One of the most thorough blogs dedicated to discussion of everything Darwin is the Rough Guide to Evolution. This week's highlights include a rap by Baba complete with Richard Dawkins voice over riffs.

Thursday, February 5, 2009

Wall Street Greed

Recently, a figure equivalent to just over 2.5% of the massive economic bailout was paid out in bonuses to many of the executives largely responsible for the current economic crisis (story in New York Times). That's not a kick to the shin of the US taxpayer, it's more like a kick to the head with a steal-toed boot and then spitting in your face! I received the following email from the MoveOn organization and wanted to share it.

Dear MoveOn member,

On Friday, Sen. Claire McCaskill took to the Senate floor and gave voice to the anger that Americans are feeling about the excesses of Wall Street.

Wall Street executives just paid themselves $18.4 billion in bonuses last month, at the very same time taxpayers were cleaning up the economic messes created by Wall Street. Here's just a small part of what Sen. McCaskill had to say:

"We must have our financial institutions survive, but not with a culture that thinks it's okay to kick the taxpayer in the shins while they drink champagne and fly in fancy jets. It doesn't work. Not in the United States of America."

Sen. McCaskill isn't the only one speaking up. President Obama called the bonuses "shameful" and "the height of irresponsibility." And a bill that would put limits on executive pay has already passed the House. A huge public outcry will put them over the edge. Can you sign this petition to Congress, urging them to act now to rein in Wall Street greed?

If you like apple pie, then go sign the petition and perhaps consider joining the MoveOn organization.

Sunday, February 1, 2009

Information Revolution

The following video is found on I want my This web site is dedicated to preserving the Rocky Mountain News, a paper that's been a Denver staple for 150 years and is on the verge of collapse.

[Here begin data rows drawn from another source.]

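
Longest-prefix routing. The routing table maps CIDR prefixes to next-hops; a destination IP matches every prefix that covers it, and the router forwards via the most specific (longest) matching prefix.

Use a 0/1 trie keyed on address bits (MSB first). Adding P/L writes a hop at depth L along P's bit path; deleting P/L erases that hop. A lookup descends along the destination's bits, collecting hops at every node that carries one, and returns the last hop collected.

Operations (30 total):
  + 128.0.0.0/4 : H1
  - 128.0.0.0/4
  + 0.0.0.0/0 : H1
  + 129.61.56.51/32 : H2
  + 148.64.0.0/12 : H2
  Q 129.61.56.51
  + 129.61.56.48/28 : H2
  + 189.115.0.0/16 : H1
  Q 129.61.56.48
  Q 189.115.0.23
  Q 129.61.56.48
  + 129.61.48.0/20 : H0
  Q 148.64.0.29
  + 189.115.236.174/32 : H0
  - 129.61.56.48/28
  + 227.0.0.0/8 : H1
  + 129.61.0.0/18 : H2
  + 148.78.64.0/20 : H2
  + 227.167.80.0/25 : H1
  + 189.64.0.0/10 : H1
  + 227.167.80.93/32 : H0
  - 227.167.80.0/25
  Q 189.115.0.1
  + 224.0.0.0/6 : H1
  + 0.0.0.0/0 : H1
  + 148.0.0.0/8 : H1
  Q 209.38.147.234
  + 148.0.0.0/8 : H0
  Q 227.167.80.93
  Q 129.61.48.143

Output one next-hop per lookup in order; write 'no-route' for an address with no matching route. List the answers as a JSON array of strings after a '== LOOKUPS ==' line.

Trace:
  add 128.0.0.0/4 -> H1 at depth 4
  - 128.0.0.0/4 clear@4
  add 0.0.0.0/0 -> H1 at depth 0
  add 129.61.56.51/32 -> H2 at depth 32
  add 148.64.0.0/12 -> H2 at depth 12
  lookup 129.61.56.51: bits 10000001001111010011100000110011 walk d0:H1→d1:-→d2:-→d3:-→d4:-→d5:-→d6:-→d7:-→d8:-→d9:-→d10:-→d11:-→d12:-→d13:-→d14:-→d15:-→d16:-→d17:-→d18:-→d19:-→d20:-→d21:-→d22:-→d23:-→d24:-→d25:-→d26:-→d27:-→d28:-→d29:-→d30:-→d31:-→d32:H2 -> H2
  add 129.61.56.48/28 -> H2 at depth 28
  add 189.115.0.0/16 -> H1 at depth 16
  lookup 129.61.56.48: bits 100000010011110100111000001100 walk d0:H1→d1:-→d2:-→d3:-→d4:-→d5:-→d6:-→d7:-→d8:-→d9:-→d10:-→d11:-→d12:-→d13:-→d14:-→d15:-→d16:-→d17:-→d18:-→d19:-→d20:-→d21:-→d22:-→d23:-→d24:-→d25:-→d26:-→d27:-→d28:H2→d29:-→d30:- -> H2
  lookup 189.115.0.23: bits 1011110101110011 walk d0:H1→d1:-→d2:-→d3:-→d4:-→d5:-→d6:-→d7:-→d8:-→d9:-→d10:-→d11:-→d12:-→d13:-→d14:-→d15:-→d16:H1 -> H1
  lookup 129.61.56.48: bits 100000010011110100111000001100 walk d0:H1→d1:-→d2:-→d3:-→d4:-→d5:-→d6:-→d7:-→d8:-→d9:-→d10:-→d11:-→d12:-→d13:-→d14:-→d15:-→d16:-→d17:-→d18:-→d19:-→d20:-→d21:-→d22:-→d23:-→d24:-→d25:-→d26:-→d27:-→d28:H2→d29:-→d30:- -> H2
  add 129.61.48.0/20 -> H0 at depth 20
  lookup 148.64.0.29: bits 100101000100 walk d0:H1→d1:-→d2:-→d3:-→d4:-→d5:-→d6:-→d7:-→d8:-→d9:-→d10:-→d11:-→d12:H2 -> H2
  add 189.115.236.174/32 -> H0 at depth 32
  - 129.61.56.48/28 clear@28
  add 227.0.0.0/8 -> H1 at depth 8
  add 129.61.0.0/18 -> H2 at depth 18
  add 148.78.64.0/20 -> H2 at depth 20
  add 227.167.80.0/25 -> H1 at depth 25
  add 189.64.0.0/10 -> H1 at depth 10
  add 227.167.80.93/32 -> H0 at depth 32
  - 227.167.80.0/25 clear@25
  lookup 189.115.0.1: bits 1011110101110011 walk d0:H1→d1:-→d2:-→d3:-→d4:-→d5:-→d6:-→d7:-→d8:-→d9:-→d10:H1→d11:-→d12:-→d13:-→d14:-→d15:-→d16:H1 -> H1
  add 224.0.0.0/6 -> H1 at depth 6
  add 0.0.0.0/0 -> H1 at depth 0
  add 148.0.0.0/8 -> H1 at depth 8
  lookup 209.38.147.234: bits 11 walk d0:H1→d1:-→d2:- -> H1
  add 148.0.0.0/8 -> H0 at depth 8
  lookup 227.167.80.93: bits 11100011101001110101000001011101 walk d0:H1→d1:-→d2:-→d3:-→d4:-→d5:-→d6:H1→d7:-→d8:H1→d9:-→d10:-→d11:-→d12:-→d13:-→d14:-→d15:-→d16:-→d17:-→d18:-→d19:-→d20:-→d21:-→d22:-→d23:-→d24:-→d25:-→d26:-→d27:-→d28:-→d29:-→d30:-→d31:-→d32:H0 -> H0
  lookup 129.61.48.143: bits 10000001001111010011 walk d0:H1→d1:-→d2:-→d3:-→d4:-→d5:-→d6:-→d7:-→d8:-→d9:-→d10:-→d11:-→d12:-→d13:-→d14:-→d15:-→d16:-→d17:-→d18:H2→d19:-→d20:H0 -> H0

== LOOKUPS ==
["H2","H2","H1","H2","H2","H1","H1","H0","H0"]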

The speed of information flow has increased in such an exponential fashion over the past three decades that I do not know what to tell people who make their living pressing ink to paper. It comes down to the ink and paper infrastructure rapidly going extinct. Like the fossil fuel infrastructure this arcane system will go the way of the dodo eventually. This does not mean the end of journalism however. With droves of citizen reporters we are entering an age of unprecedented interconnectedness. In the process we are tearing down the fiscal walls that were so long maintained by the information gatekeepers. The fear is that the quality of reporting will plummet without full time people devoted to investigating newsworthy stories. This is understandable, but this shift to people-powered media is the final verdict on over 50 years of media giants squandering their massive public exposure on cheap advertising and dumbed-down content. Along with print journalism, broadcast journalists are also facing the selective bottleneck of transition. But from the ashes of the fallen newspapers a gleaning meritocracy may rise, where credit will be given only where it is due and consciousness is raised at the speed of light.

As we collectively move beyond the age of corporate media may we heed the words of Edward R. Murrow and prevent a relapse of his already fulfilled prophecy told 51 years ago.

P.S. As a consequence of writing this piece I happened to stumble on this clip of young Marlon Brando playing the conga drums during and interview with Edward R. Murrow. No wonder McCarthy called these guys commies. More power to 'em.